Por Fredel Romano
La vida adquiere sentido cuando entendemos que cada uno de nosotros somos portadores de un fragmento irrepetible del saber. Ese conocimiento único, que arde como una chispa en lo más hondo de nuestro ser, está destinado a ser entregado a otros. No basta con existir: venimos a dar. Pero para hacerlo posible, debemos abrirnos también a recibir.
El conocimiento que nos falta a cada uno de nosotros, no está solo en las teorías ni en las grandes bibliotecas; también está vivo, guardado en los corazones de otras personas. Cada ser humano lleva una llave que abre una puerta en nosotros, y la humildad es el puente que nos permite aceptarla, sin importar quién sea quien la traiga. Aprendemos de todos.

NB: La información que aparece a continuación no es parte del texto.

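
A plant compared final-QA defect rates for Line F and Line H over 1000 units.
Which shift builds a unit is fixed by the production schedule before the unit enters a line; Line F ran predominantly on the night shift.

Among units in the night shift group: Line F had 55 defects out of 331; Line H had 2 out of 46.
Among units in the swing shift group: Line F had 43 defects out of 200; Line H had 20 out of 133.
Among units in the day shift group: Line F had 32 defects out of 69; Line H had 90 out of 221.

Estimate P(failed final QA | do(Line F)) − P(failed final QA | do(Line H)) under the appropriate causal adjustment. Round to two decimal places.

The stratified and pooled comparisons disagree (Line H wins within each shift; Line F wins overall), so the answer turns on the causal role of shift.
Shift differs across lines for reasons unrelated to any effect of the line itself, and it separately predicts the outcome — a classic confounder. We must compare within shift levels.
Adjusting over the population distribution of shift: 0.377·(0.166−0.043) + 0.333·(0.215−0.150) + 0.290·(0.464−0.407) = +0.084.

+0.08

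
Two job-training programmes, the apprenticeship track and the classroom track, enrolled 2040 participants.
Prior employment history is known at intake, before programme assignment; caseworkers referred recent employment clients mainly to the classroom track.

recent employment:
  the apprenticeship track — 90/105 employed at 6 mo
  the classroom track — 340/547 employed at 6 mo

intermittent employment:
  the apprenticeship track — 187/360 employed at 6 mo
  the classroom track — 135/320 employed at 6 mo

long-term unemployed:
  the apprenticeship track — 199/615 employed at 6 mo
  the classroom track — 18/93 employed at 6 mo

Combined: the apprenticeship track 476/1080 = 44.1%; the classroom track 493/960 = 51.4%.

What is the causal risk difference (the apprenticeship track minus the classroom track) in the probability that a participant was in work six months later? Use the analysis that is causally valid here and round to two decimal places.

The prior employment history-specific comparison favours the apprenticeship track throughout, but the pooled figures favour the classroom track. The question is whether to condition on prior employment history.
The imbalance in prior employment history arose from how participants were allocated, not from anything the programme did; and prior employment history independently affects the outcome. The pooled gap is confounded — condition on prior employment history.
Adjusting over the population distribution of prior employment history: 0.320·(0.857−0.622) + 0.333·(0.519−0.422) + 0.347·(0.324−0.194) = +0.153.

+0.15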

Y, al mismo tiempo, la única forma de dar lo que venimos a dar es permitir que nuestra propia llave —la que abre el conocimiento que solo nosotros tenemos— salga a la luz. Para eso hay que ser auténticos, hay que vivir siendo afines a nuestra esencia. No importa quienes seamos, a qué nos dediquemos, cómo nos percibamos o cómo nos perciban los demás: nada de eso tiene relevancia. Lo único importante es que seamos nosotros mismos, sin capas de “deberías ser” que nos opaquen, para que esa “llave única de nuestro saber” que guardamos dentro, pueda aflorar y unirse a la luz mayor del conocimiento compartido. Pero para dar esa llave también necesitamos amor propio. Solo reconociendo nuestra valía y amándonos podemos expresarla plenamente.
Venimos a dar y recibir conocimiento. Ese conocimiento adopta muchas formas, y una de las más poderosas es el amor. Cada vez que sentimos que algo nos falta —ese vacío que aparece a veces, o que en algunos es constante— no es un error ni un castigo: es la invitación a salir a buscar el conocimiento que vive fuera de nosotros. Es la misma inquietud que nos impulsa a entregar el que llevamos dentro. Sin ese vacío, no habría movimiento.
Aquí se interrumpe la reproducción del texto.